Carbohydrates (car-bo-HI-drates), often called carbs, are one of the three main nutrients in food (along with fat and protein). The body breaks carbohydrates down into sugars — the major source of energy for the body.
Carbohydrates can be split into three groups: sugars, starches, and fiber. All are part of a healthy diet.
What Are Sugars?
Sugars are the simplest form of carbs, meaning they're very easy for your body to digest and give you quick energy. They're also called simple carbohydrates or simple sugars, and they're found in foods like:
- fruit
- honey
- milk
- candy
- soda, juice, and other sweet drinks
- cookies, cakes, and pastries
Some foods with simple sugars are healthier than others. Whole fruits are some of the healthiest foods you can eat, because they're loaded with fiber, vitamins, and minerals.
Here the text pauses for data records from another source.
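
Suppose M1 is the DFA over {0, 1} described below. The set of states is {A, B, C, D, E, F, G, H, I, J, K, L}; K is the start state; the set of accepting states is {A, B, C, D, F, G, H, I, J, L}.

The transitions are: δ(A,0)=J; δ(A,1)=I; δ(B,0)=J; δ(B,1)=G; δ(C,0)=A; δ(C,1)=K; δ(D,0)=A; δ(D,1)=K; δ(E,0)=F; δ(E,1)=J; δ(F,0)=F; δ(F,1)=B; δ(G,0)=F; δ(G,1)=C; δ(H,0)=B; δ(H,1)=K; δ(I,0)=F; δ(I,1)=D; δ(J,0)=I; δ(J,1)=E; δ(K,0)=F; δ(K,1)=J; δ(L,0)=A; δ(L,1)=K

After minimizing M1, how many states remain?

6

First remove the unreachable states {H,L}; 10 states remain.
Initial partition by acceptance: {A,B,C,D,F,G,I,J} | {E,K}.
On input 1, block {A,B,C,D,F,G,I,J} splits into {A,B,F,G,I} and {C,D,J}.
Refine {A,B,F,G,I} on symbol 0: members go to different blocks, giving {F,G,I} and {A,B}.
On input 1, block {F,G,I} splits into {G,I} and {F}.
On input 0, block {C,D,J} splits into {C,D} and {J}.
Stable partition: {G,I} | {E,K} | {C,D} | {A,B} | {F} | {J} — 6 equivalence classes.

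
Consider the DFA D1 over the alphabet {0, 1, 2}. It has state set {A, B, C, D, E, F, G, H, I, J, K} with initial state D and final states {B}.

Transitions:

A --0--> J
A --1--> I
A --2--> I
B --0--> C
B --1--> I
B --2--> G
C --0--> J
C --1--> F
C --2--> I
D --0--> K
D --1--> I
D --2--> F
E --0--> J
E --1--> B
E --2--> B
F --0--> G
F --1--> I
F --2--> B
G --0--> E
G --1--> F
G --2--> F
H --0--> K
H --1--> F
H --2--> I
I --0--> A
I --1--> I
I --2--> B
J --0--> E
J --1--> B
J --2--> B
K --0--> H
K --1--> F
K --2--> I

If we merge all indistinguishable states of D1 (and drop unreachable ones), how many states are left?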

But candy, soda, and other sweet treats have lots of sugar added to them and almost no fiber or other nutrients. It's OK to eat these things sometimes, but added sugar in big amounts isn't healthy.
What Is Starch?
Starch is a complex carbohydrate. When you eat starch, your body needs to break it down into glucose (a type of sugar) before it can be used for energy. Starches are found in foods like:
- fruit
- vegetables
- grains (like wheat, rice, or oats)
- legumes (like beans, lentils, or peas)
Like sugars, starches are found in both healthy and unhealthy foods. For instance, white bread and white rice are refined grains, meaning part of the grain is removed and fiber, vitamins, and minerals are lost. What's left is mostly starch. It's best not to eat too much white bread or white rice, because they're low in other important nutrients.
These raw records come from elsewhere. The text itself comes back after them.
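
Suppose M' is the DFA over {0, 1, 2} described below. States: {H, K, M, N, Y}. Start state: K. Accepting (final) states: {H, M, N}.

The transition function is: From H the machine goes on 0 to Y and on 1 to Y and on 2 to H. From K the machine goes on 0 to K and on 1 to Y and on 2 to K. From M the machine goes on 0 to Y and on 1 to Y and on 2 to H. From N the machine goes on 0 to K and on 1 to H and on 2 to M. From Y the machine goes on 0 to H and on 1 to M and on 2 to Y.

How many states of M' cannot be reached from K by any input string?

No path from K leads to N; the other 4 states are all reachable.

1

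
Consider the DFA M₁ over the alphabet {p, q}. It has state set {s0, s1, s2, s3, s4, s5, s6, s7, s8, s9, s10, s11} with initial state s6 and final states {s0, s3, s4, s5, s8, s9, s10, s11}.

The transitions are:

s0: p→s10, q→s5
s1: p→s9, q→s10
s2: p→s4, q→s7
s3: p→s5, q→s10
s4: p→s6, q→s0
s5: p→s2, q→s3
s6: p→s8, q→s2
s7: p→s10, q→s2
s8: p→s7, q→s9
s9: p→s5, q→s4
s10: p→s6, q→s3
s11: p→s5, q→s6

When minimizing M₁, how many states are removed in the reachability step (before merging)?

2

Starting at s6 and following transitions, the reachable set is {s0, s2, s3, s4, s5, s6, s7, s8, s9, s10}. That leaves s1, s11 unreachable — 2 in total.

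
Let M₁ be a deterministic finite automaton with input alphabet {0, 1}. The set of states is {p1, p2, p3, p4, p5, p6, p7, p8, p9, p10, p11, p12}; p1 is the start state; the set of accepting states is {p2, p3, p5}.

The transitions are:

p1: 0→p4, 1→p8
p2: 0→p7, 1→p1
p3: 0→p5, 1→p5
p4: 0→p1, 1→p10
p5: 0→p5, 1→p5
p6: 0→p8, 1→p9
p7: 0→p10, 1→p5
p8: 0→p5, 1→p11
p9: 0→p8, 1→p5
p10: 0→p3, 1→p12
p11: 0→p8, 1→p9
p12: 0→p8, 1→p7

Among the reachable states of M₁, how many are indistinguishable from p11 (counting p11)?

2

First remove the unreachable states {p2,p6}; 10 states remain.
Initial partition by acceptance: {p3,p5} | {p1,p4,p7,p8,p9,p10,p11,p12}.
On input 0, block {p1,p4,p7,p8,p9,p10,p11,p12} splits into {p1,p4,p7,p9,p11,p12} and {p8,p10}.
On input 0, block {p1,p4,p7,p9,p11,p12} splits into {p7,p9,p11,p12} and {p1,p4}.
Refine {p7,p9,p11,p12} on symbol 1: members go to different blocks, giving {p7,p9} and {p11,p12}.
The partition is now stable with 5 blocks: {p3,p5} | {p7,p9} | {p8,p10} | {p1,p4} | {p11,p12}.
State p11 belongs to the block {p11,p12}, which has 2 states.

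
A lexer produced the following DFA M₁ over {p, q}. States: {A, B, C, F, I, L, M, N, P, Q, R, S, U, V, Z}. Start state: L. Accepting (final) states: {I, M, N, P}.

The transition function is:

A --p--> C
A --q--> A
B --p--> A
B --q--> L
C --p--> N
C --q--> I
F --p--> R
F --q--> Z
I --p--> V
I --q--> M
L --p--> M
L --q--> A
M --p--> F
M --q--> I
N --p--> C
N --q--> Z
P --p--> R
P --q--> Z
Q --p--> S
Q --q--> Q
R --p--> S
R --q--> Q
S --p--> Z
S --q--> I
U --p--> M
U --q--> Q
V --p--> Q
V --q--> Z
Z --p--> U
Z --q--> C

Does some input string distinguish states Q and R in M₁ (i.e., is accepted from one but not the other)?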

But whole grains, like whole-wheat bread or brown rice, have all their nutrients and are a healthier choice. You're also less likely to overeat whole grains than refined grains because the fiber and other nutrients in whole grains help keep you full.
What Is Fiber?
Like starch, fiber is a complex carbohydrate. But unlike starch, fiber can't be digested. When you eat fiber, it passes through your body, helping to slow down your digestion and keep you full. Foods with fiber include:
- fruits
- vegetables
- whole grains (like whole-wheat bread or brown rice)
- legumes
While fiber is considered very healthy, some foods with fiber aren't so healthy. For instance, you may find cookies or pastries that say they're "made with whole grains," but that doesn't mean they're healthy. The healthiest way to eat fiber is from whole foods, like whole fruits or vegetables, not processed foods that say they have whole grains or fiber added to them.
How Does the Body Use Carbs?
When you eat carbs, your digestive system breaks them down into sugars, which are absorbed into the bloodstream. As your blood sugar rises, your pancreas releases a hormone called insulin. Insulin moves sugar from the blood into the cells, where it gets used as energy.
When you eat a lot of sugar, this process happens very fast because your body doesn't need to break it down. This is why you might feel an energy spike after eating candy or sugary treats, but then your energy quickly drops and you feel hungry again.
But your body needs more time to break down starch, so when you eat foods like vegetables or whole grains, you don't get a spike in your blood sugar. And when you eat foods with lots of fiber, you'll feel full longer and have more lasting energy. For instance, even though fruit has sugar, it also has fiber, so it's a great choice for quick energy that lasts.
It's OK to treat yourself with candy and sweet treats sometimes. Just make sure you're eating a balanced diet with plenty of healthy carbs like fruit, vegetables, whole grains, and legumes.